W kierunku konwergencji

Wielkie koncerny IT już od jakiegoś czasu próbują uporządkować centra danych. Narodziło się kilka ciekawych koncepcji, powstały też konwergentne platformy opracowane przez IBM, HP czy VCE. Ale na fali zmian próbują popłynąć również nowi gracze. W ostatnim czasie wiele mówi się firmie Nutanix. To amerykański startup, promujący koncepcję konwergencji opierającej się na liniowej rozbudowie infrastruktury. Dodawanie kolejnych serwerów x86 zwiększa moc obliczeniową systemu oraz powierzchnię dyskową. W bieżącym roku firma opracowała dwa produkty X-8150 oraz NX-9000. Pierwszy z nich został zaprojektowany pod kątem obsługi wymagających aplikacji i systemów, takich jak Microsoft SQL Server, Microsoft Exchange, Microsoft SharePoint oraz baz danych Oracle i SAP. Pojedynczy system Nutanix NX-8150, mieszczący się w racku 2U, obsługije do 3500 pocztowych skrzynek Exchange. Natomiast NX-9000 jest hiperkownergentną platformą bazującą wyłącznie na dyskach flash. To produkt adresowany dla systemów wymagających najwyższej wydajności. – Nutanix stawia na prostotę zarządzania i uruchamiania systemów. Atutem naszych rozwiązań jest bardzo przyjazny interfejs do zarządzania serwerami, a także łatwość rozbudowy – liczona w minutach. – tłumaczy Reinhard Frie z Nutanix.

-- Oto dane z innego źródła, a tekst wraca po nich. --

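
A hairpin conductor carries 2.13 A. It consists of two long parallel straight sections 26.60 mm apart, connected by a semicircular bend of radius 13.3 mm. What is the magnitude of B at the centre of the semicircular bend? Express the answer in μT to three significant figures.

The semicircular arc contributes B_arc = μ₀I·π/(4πR) = μ₀I/(4R) = 5.03×10⁻⁵ T.
Each semi-infinite lead is at perpendicular distance R = 0.0133 m from the centre, with the perpendicular foot at its near end, so it contributes μ₀I/(4πR); both point the same way, together 3.20×10⁻⁵ T.
Arc and leads all point the same direction: B = 5.03×10⁻⁵ + 3.20×10⁻⁵ = 8.23×10⁻⁵ T.

B ≈ 82.3 μT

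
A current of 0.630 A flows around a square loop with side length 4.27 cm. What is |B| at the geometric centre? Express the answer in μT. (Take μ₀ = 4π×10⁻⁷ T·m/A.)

B ≈ 16.7 μT

Each side is a finite straight segment at perpendicular distance d = a/(2 tan(π/4)) = 0.02135 m from the centre, with end-angles ±π/4.
One side contributes B₁ = (μ₀I/4πd)·2 sin(π/4) = 4.17×10⁻⁶ T.
All 4 sides add in the same direction: B = 4 × 4.17×10⁻⁶ = 1.67×10⁻⁵ T.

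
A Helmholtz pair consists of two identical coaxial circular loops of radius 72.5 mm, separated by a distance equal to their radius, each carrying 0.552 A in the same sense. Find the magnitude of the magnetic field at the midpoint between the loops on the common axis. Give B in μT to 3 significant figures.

B ≈ 6.85 μT

Each loop contributes B = μ₀IR²/[2(R²+z²)^(3/2)] on the axis, with z measured from that loop.
Loop 1 (z = 0.03625 m): B₁ = 3.42×10⁻⁶ T. Loop 2 (z = 0.03625 m): B₂ = 3.42×10⁻⁶ T.
The fields add: B = B₁ + B₂ = 6.85×10⁻⁶ T.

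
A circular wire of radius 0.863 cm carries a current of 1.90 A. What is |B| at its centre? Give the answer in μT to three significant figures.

B ≈ 138 μT

At the centre of a circular loop the Biot–Savart law gives B = μ₀I/(2R).
B = (4π×10⁻⁷ × 1.90) / (2 × 0.00863) = 1.38×10⁻⁴ T.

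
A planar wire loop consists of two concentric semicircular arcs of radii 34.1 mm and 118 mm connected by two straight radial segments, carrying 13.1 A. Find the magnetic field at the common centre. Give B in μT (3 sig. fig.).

B ≈ 85.8 μT

The radial connectors point toward the centre, so dl × r̂ = 0 and they contribute nothing.
Each semicircle gives μ₀I/(4R): inner arc 1.21×10⁻⁴ T, outer arc 3.49×10⁻⁵ T.
The two arcs carry current in opposite angular senses, so their fields oppose: B = |1.21×10⁻⁴ − 3.49×10⁻⁵| = 8.58×10⁻⁵ T.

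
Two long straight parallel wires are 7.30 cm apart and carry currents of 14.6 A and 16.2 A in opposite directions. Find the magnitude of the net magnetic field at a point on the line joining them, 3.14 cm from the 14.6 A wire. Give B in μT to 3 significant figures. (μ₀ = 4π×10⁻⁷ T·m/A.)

B ≈ 171 μT

Each long wire gives B = μ₀I/(2πd). Distances are d₁ = 0.0314 m and d₂ = 0.0416 m.
B₁ = 9.30×10⁻⁵ T, B₂ = 7.79×10⁻⁵ T.
Between antiparallel currents both contributions point the same way, so they add. B = B₁ + B₂ = 9.30×10⁻⁵ + 7.79×10⁻⁵ = 1.71×10⁻⁴ T.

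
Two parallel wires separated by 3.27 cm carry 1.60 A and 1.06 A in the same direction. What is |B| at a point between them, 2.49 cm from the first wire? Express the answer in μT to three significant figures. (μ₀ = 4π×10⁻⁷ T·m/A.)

Each long wire gives B = μ₀I/(2πd). Distances are d₁ = 0.0249 m and d₂ = 0.0078 m.
B₁ = 1.29×10⁻⁵ T, B₂ = 2.72×10⁻⁵ T.
Between parallel currents the two contributions point in opposite directions, so they subtract. B = |B₁ − B₂| = |1.29×10⁻⁵ − 2.72×10⁻⁵| = 1.43×10⁻⁵ T.

B ≈ 14.3 μT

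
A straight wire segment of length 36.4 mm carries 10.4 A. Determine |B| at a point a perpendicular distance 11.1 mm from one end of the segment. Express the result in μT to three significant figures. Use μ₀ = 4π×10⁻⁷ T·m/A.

For a finite straight segment, B = (μ₀I/4πd)(sinθ₁ + sinθ₂), where θ₁, θ₂ are the angles from the perpendicular to each end.
The perpendicular foot is at one end, so the two end-offsets along the wire are 0 and L = 0.0364 m.
sinθ₁ = 0/√(0²+0.0111²) = 0.0000; sinθ₂ = 0.0364/√(0.0364²+0.0111²) = 0.9565.
B = (4π×10⁻⁷ × 10.4) / (4π × 0.0111) × (0.0000 + 0.9565) = 8.96×10⁻⁵ T.

B ≈ 89.6 μT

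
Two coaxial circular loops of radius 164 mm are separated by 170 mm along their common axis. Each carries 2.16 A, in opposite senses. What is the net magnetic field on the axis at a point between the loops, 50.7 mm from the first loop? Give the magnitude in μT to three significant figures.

Each loop contributes B = μ₀IR²/[2(R²+z²)^(3/2)] on the axis, with z measured from that loop.
Loop 1 (z = 0.0507 m): B₁ = 7.22×10⁻⁶ T. Loop 2 (z = 0.1193 m): B₂ = 4.38×10⁻⁶ T.
The fields oppose: B = |B₁ − B₂| = 2.84×10⁻⁶ T.

B ≈ 2.84 μT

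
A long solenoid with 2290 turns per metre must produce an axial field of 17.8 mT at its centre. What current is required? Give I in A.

I ≈ 6.19 A

Inside a long solenoid B = μ₀nI with n = 2290 m⁻¹, so I = B/(μ₀n).
I = 1.78×10⁻² / (4π×10⁻⁷ × 2290) = 6.19 A.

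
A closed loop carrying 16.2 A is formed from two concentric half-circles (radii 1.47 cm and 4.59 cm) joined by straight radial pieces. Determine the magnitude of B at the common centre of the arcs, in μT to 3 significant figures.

The radial connectors point toward the centre, so dl × r̂ = 0 and they contribute nothing.
Each semicircle gives μ₀I/(4R): inner arc 3.46×10⁻⁴ T, outer arc 1.11×10⁻⁴ T.
The two arcs carry current in opposite angular senses, so their fields oppose: B = |3.46×10⁻⁴ − 1.11×10⁻⁴| = 2.35×10⁻⁴ T.

B ≈ 235 μT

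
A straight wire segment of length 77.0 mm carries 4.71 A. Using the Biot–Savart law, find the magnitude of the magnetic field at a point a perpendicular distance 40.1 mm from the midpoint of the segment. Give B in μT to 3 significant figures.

For a finite straight segment, B = (μ₀I/4πd)(sinθ₁ + sinθ₂), where θ₁, θ₂ are the angles from the perpendicular to each end.
The perpendicular from the point meets the wire at its midpoint, so each end is L/2 = 0.0385 m away along the wire.
sinθ₁ = 0.0385/√(0.0385²+0.0401²) = 0.6926; sinθ₂ = 0.0385/√(0.0385²+0.0401²) = 0.6926.
B = (4π×10⁻⁷ × 4.71) / (4π × 0.0401) × (0.6926 + 0.6926) = 1.63×10⁻⁵ T.

B ≈ 16.3 μT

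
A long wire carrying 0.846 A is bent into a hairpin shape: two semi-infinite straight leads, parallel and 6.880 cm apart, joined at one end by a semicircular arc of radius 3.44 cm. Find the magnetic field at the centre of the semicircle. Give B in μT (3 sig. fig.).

The semicircular arc contributes B_arc = μ₀I·π/(4πR) = μ₀I/(4R) = 7.73×10⁻⁶ T.
Each semi-infinite lead is at perpendicular distance R = 0.0344 m from the centre, with the perpendicular foot at its near end, so it contributes μ₀I/(4πR); both point the same way, together 4.92×10⁻⁶ T.
Arc and leads all point the same direction: B = 7.73×10⁻⁶ + 4.92×10⁻⁶ = 1.26×10⁻⁵ T.

B ≈ 12.6 μT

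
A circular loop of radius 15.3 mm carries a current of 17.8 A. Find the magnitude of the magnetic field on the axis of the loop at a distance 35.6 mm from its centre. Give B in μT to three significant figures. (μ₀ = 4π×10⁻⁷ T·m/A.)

On the axis of a circular loop, B = μ₀IR² / [2(R²+z²)^(3/2)].
R² + z² = (0.0153)² + (0.0356)² = 0.001501 m², and (R²+z²)^(3/2) = 5.82×10⁻⁵ m³.
B = (4π×10⁻⁷ × 17.8 × 0.0002341) / (2 × 5.82×10⁻⁵) = 4.50×10⁻⁵ T.

B ≈ 45.0 μT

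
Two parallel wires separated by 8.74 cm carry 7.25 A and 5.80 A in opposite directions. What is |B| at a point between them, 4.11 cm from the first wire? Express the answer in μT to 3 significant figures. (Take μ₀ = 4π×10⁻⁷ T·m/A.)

Each long wire gives B = μ₀I/(2πd). Distances are d₁ = 0.0411 m and d₂ = 0.0463 m.
B₁ = 3.53×10⁻⁵ T, B₂ = 2.51×10⁻⁵ T.
Between antiparallel currents both contributions point the same way, so they add. B = B₁ + B₂ = 3.53×10⁻⁵ + 2.51×10⁻⁵ = 6.03×10⁻⁵ T.

B ≈ 60.3 μT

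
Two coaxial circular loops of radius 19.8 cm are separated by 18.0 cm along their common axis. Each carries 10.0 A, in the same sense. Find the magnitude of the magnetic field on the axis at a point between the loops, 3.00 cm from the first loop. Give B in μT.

Each loop contributes B = μ₀IR²/[2(R²+z²)^(3/2)] on the axis, with z measured from that loop.
Loop 1 (z = 0.03 m): B₁ = 3.07×10⁻⁵ T. Loop 2 (z = 0.15 m): B₂ = 1.61×10⁻⁵ T.
The fields add: B = B₁ + B₂ = 4.67×10⁻⁵ T.

B ≈ 46.7 μT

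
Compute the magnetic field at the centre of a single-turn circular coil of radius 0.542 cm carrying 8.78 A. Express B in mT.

At the centre of a circular loop the Biot–Savart law gives B = μ₀I/(2R).
B = (4π×10⁻⁷ × 8.78) / (2 × 0.00542) = 1.02×10⁻³ T.

B ≈ 1.02 mT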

Zmiany w centrach danych nie byłyby możliwe bez rozwoju standardów 10GbE czy 40Gbe. W jakim tempie postępuje ich adaptacja? Odpowiedź na to pytanie przynoszą wyniki badań przeprowadzonych przez firmę Emulex wśród 1600 specjalistów IT ze Stanów Zjednoczonych oraz Europie. 23 procent respondentów korzysta we własnych centrach danych z protokołu 10GbE, 7 procent wdrożyło 40GbE, zaś 3,5 procent posiada 100GbE. Swojego rodzaju ciekawostką jest fakt, iż 63 procent uczestników badania planuje w ciągu najbliższych 12-24 miesięcy wprowadzenie 25GbE. To protokół, który nie doczekał się oficjalnej ratyfikacji, niemniej ma już wielu zwolenników. – Niedawno dołączyliśmy do 25GbE Consortium, ponieważ nowy standard pozwala zwiększyć wydajność centrów danych. Serwery wyposażone najnowsze procesory Intel Xeon wymagają wysokich przepustowości. W centrach danych pracuje też coraz więcej pamięci flash. Nowy standard otwiera nowe możliwości w zakresie konfiguracji sprzętu sieciowego. – tłumaczy Shaun Walsh z firmy Emulex.